On peut anticiper des positions européennes de plus en plus nettement hostiles à Israël, qui s’énonceront en synergie avec l’hostilité arabe croissante envers Israël.  

Une déclaration unilatérale d’indépendance d’un Etat palestinien en Judée-Samarie pourrait être entérinée par l’assemblée générale des Nations Unies cet automne : elle sera accompagnée par un veto américain, car Obama ne pourra pas, désormais, faire autrement.  

Elle sera vraisemblablement accompagnée aussi par une reconnaissance de cet Etat palestinien par plusieurs pays européens, parmi lesquels, sans doute, la France.  

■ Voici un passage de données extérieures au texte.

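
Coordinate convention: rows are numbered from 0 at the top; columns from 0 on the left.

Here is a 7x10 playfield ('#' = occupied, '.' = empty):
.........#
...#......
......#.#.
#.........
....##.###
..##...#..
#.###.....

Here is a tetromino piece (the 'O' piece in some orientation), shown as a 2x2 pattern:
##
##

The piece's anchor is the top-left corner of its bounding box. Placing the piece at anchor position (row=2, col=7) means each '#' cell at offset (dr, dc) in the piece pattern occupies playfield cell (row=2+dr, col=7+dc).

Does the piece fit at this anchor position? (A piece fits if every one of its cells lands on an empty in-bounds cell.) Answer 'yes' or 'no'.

Answer: no

Derivation:
Check each piece cell at anchor (2, 7):
  offset (0,0) -> (2,7): empty -> OK
  offset (0,1) -> (2,8): occupied ('#') -> FAIL
  offset (1,0) -> (3,7): empty -> OK
  offset (1,1) -> (3,8): empty -> OK
All cells valid: no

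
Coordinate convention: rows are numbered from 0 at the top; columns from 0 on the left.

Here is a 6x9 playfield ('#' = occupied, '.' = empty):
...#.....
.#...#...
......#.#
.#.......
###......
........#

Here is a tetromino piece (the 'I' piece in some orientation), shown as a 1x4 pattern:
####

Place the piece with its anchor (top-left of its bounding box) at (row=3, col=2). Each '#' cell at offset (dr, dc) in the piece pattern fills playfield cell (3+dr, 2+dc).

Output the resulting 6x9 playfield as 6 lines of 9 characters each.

Fill (3+0,2+0) = (3,2)
Fill (3+0,2+1) = (3,3)
Fill (3+0,2+2) = (3,4)
Fill (3+0,2+3) = (3,5)

Answer: ...#.....
.#...#...
......#.#
.#####...
###......
........#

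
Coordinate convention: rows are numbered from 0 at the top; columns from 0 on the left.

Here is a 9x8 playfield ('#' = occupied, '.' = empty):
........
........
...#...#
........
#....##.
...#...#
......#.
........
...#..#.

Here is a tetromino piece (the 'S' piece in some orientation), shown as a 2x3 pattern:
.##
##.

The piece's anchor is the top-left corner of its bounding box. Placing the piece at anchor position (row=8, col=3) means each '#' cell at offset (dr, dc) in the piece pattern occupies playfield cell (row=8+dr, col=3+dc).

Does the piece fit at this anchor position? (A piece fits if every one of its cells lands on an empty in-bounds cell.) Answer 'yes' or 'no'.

Answer: no

Derivation:
Check each piece cell at anchor (8, 3):
  offset (0,1) -> (8,4): empty -> OK
  offset (0,2) -> (8,5): empty -> OK
  offset (1,0) -> (9,3): out of bounds -> FAIL
  offset (1,1) -> (9,4): out of bounds -> FAIL
All cells valid: no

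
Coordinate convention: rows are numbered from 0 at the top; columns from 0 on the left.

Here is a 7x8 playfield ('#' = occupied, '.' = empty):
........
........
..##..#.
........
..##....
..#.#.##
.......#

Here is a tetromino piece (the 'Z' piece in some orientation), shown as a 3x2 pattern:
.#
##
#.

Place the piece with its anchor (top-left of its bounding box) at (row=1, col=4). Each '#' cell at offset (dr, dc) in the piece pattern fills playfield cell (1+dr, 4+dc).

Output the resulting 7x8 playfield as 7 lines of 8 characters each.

Answer: ........
.....#..
..#####.
....#...
..##....
..#.#.##
.......#

Derivation:
Fill (1+0,4+1) = (1,5)
Fill (1+1,4+0) = (2,4)
Fill (1+1,4+1) = (2,5)
Fill (1+2,4+0) = (3,4)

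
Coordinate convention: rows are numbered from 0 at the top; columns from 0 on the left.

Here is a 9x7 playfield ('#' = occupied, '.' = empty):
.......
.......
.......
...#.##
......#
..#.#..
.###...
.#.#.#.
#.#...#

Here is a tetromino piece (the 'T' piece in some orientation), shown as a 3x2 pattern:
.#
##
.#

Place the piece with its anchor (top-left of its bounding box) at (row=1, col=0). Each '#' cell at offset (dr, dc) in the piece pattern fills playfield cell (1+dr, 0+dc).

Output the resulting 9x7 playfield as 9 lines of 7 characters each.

Fill (1+0,0+1) = (1,1)
Fill (1+1,0+0) = (2,0)
Fill (1+1,0+1) = (2,1)
Fill (1+2,0+1) = (3,1)

Answer: .......
.#.....
##.....
.#.#.##
......#
..#.#..
.###...
.#.#.#.
#.#...#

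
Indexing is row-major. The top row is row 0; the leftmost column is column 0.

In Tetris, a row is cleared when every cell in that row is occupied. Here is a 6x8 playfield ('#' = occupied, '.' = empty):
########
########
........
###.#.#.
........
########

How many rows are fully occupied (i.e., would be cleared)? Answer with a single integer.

Answer: 3

Derivation:
Check each row:
  row 0: 0 empty cells -> FULL (clear)
  row 1: 0 empty cells -> FULL (clear)
  row 2: 8 empty cells -> not full
  row 3: 3 empty cells -> not full
  row 4: 8 empty cells -> not full
  row 5: 0 empty cells -> FULL (clear)
Total rows cleared: 3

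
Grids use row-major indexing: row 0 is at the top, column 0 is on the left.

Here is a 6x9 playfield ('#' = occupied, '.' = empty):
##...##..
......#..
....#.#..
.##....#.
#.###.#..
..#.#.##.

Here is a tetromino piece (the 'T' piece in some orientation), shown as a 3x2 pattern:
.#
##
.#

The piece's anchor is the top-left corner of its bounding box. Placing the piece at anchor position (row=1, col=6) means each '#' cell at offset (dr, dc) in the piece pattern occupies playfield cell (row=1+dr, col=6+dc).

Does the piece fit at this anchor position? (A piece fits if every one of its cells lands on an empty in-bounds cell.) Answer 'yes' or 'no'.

Answer: no

Derivation:
Check each piece cell at anchor (1, 6):
  offset (0,1) -> (1,7): empty -> OK
  offset (1,0) -> (2,6): occupied ('#') -> FAIL
  offset (1,1) -> (2,7): empty -> OK
  offset (2,1) -> (3,7): occupied ('#') -> FAIL
All cells valid: no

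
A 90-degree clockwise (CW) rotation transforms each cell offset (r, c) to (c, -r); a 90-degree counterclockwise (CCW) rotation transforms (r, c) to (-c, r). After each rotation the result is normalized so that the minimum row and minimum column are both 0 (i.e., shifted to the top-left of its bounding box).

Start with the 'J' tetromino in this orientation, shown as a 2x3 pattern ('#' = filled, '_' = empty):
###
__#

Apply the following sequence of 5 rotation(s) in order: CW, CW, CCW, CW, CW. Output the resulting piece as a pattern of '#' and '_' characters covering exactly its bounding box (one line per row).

Answer: ##
#_
#_

Derivation:
Start:
###
__#
After rotation 1 (CW):
_#
_#
##
After rotation 2 (CW):
#__
###
After rotation 3 (CCW):
_#
_#
##
After rotation 4 (CW):
#__
###
After rotation 5 (CW):
##
#_
#_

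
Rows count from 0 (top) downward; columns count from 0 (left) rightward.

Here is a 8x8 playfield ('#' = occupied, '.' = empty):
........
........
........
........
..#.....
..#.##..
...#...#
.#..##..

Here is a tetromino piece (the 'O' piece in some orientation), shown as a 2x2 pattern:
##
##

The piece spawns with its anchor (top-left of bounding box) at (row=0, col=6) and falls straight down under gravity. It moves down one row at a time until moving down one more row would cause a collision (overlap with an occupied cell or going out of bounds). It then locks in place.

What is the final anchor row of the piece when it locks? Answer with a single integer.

Answer: 4

Derivation:
Spawn at (row=0, col=6). Try each row:
  row 0: fits
  row 1: fits
  row 2: fits
  row 3: fits
  row 4: fits
  row 5: blocked -> lock at row 4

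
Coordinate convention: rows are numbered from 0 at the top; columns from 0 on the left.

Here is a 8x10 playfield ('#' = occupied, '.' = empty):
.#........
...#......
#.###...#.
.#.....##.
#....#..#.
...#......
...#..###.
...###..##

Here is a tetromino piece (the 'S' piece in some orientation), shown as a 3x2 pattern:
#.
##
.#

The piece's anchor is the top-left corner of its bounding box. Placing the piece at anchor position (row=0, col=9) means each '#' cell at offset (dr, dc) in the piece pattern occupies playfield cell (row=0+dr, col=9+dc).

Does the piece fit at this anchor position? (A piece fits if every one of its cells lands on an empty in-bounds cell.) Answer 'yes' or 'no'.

Answer: no

Derivation:
Check each piece cell at anchor (0, 9):
  offset (0,0) -> (0,9): empty -> OK
  offset (1,0) -> (1,9): empty -> OK
  offset (1,1) -> (1,10): out of bounds -> FAIL
  offset (2,1) -> (2,10): out of bounds -> FAIL
All cells valid: no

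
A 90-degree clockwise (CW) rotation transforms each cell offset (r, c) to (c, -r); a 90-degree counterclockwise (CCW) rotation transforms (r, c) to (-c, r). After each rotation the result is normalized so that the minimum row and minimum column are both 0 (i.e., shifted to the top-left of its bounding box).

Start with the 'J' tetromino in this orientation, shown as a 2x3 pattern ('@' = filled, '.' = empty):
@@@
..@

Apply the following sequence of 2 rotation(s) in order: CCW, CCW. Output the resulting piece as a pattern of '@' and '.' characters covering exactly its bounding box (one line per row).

Answer: @..
@@@

Derivation:
Start:
@@@
..@
After rotation 1 (CCW):
@@
@.
@.
After rotation 2 (CCW):
@..
@@@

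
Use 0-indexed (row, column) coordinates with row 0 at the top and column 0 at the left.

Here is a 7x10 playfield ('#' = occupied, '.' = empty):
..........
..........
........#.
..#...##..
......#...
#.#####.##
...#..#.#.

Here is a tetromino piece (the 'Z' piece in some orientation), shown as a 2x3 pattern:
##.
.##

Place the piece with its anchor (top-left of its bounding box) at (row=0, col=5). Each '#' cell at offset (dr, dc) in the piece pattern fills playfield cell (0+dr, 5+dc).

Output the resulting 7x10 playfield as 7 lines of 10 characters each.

Answer: .....##...
......##..
........#.
..#...##..
......#...
#.#####.##
...#..#.#.

Derivation:
Fill (0+0,5+0) = (0,5)
Fill (0+0,5+1) = (0,6)
Fill (0+1,5+1) = (1,6)
Fill (0+1,5+2) = (1,7)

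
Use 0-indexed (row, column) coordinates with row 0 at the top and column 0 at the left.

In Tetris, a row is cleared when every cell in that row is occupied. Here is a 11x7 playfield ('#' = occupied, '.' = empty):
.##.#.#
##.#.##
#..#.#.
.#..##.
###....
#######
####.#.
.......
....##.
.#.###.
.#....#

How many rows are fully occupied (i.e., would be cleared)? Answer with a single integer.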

Elle pourrait déboucher sur des violences et sur un redoublement de vigueur des campagnes anti-israéliennes en Europe.  

Le gouvernement israélien me semble en mesure de résister aux violences et de répondre aux campagnes. Il le devra. Je ne doute pas qu’il s’y prépare déjà.  

Tôt ou tard, Israël devra passer d’une posture défensive à une posture plus offensive. Le moment de ce changement de posture semble approcher.  

Il viendra peut-être plus tôt que prévu. Des « flottilles pour Gaza » se préparent à déferler. Le 5 juin, diverses organisations prévoient des opérations insurrectionnelles de débordement des frontières d’Israël inspirées de la récente « journée de la nakbah ».